Ich weiß nicht, wie viel. Er sagt dazu auch nichts. Er hatte jeden Tag eine Fahne.
Jeden Abend lag er auf dem Sofa und schnarchte. Wenn wir zusammen im Bett
lagen, war der Geruch für mich unangenehm. Ich habe es angesprochen und er wich
aus. Und gestern sagte er, das würde er jetzt an meiner Stelle auch sagen, das mit
dem Alkohol, da hätte ich ja wieder was. Ja, da hatte ich wieder was, aber ich sprach
es an, weil ich es hatte und nicht, um irgendwas vom Zaun zu brechen. Das ist mir ein
ernsthaftes Anliegen. Für mich geht es da um Leben und Tod, um Leben und Tod
unserer Beziehung, wenn Dirk trinkt. Ich habe ihm das an unserem ersten
gemeinsamen Abend klipp und klar gesagt, und deshalb fühle ich mich auch
hintergangen, unehrlich behandelt. Und das ist irgendwie das Paradox. Ich habe im
Lexikon nachgeschlagen, wie dort „Paradox“ definiert wird, denn ich dachte, paradox
sind zwei sich gegenseitig ausschließende Wahrheiten. Dort aber steht: „Paradoxon
(…) scheinbar falsche Aussage, die aber bei genauerer Analyse auf eine höhere
Wahrheit hinweist.“ (15) Dirk hat mit meinem Suff nichts zu tun. Wenn er aber
ungewöhnlich viel trinkt, regelmäßig, jeden Tag, dann kann ich mit ihm nicht leben.

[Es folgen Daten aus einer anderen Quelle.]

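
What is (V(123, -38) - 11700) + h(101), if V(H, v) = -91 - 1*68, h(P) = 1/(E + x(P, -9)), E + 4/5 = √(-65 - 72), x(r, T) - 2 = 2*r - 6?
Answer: (-59295*√137 + 11692969*I)/(-986*I + 5*√137) ≈ -11859.0 - 0.00029945*I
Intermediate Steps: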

- Als vor vier Jahren die Beziehung mit Ralf zuende war, hatte ich das gehäuft:
Einsichten in höhere Wahrheiten durch Paradoxe. Mensch – was habe ich gelitten, an
dieser Beziehung und ihren beiden Trennungen. Und jetzt, im Nachhinein, ist einfach
alles gut. Es ist gut, dass wir auseinander sind. Wenn ich es einfach so hätte nehmen
können, das Geschenk, das er für mich hatte, und fertig. Heute Nacht im Bett
dachte ich: „Wenn das mit Dirk nun auch so ist?“ Diese Metapher vom schalen
Kaffee, den man auskippt und somit einfach sein Gefäß leert für was Frisches,
Duftendes, Warmes. Das Paradoxe also ist jetzt vielleicht, dass ich möglicherweise doch mit ihm leben
kann, weil sein Trinken wirklich nichts mit mir zu tun hat, nichts mit meinem Trinken.
– Und wie „schlimm“ ist das eigentlich mit seinem Trinken? Wir hatten dieses Thema
schon öfters. Hintergeht er mich wirklich? Oder ist da einfach nur Unsicherheit, auf
beiden Seiten? Ich bin mir nicht klar, wie ich damit umgehen soll und er auch nicht.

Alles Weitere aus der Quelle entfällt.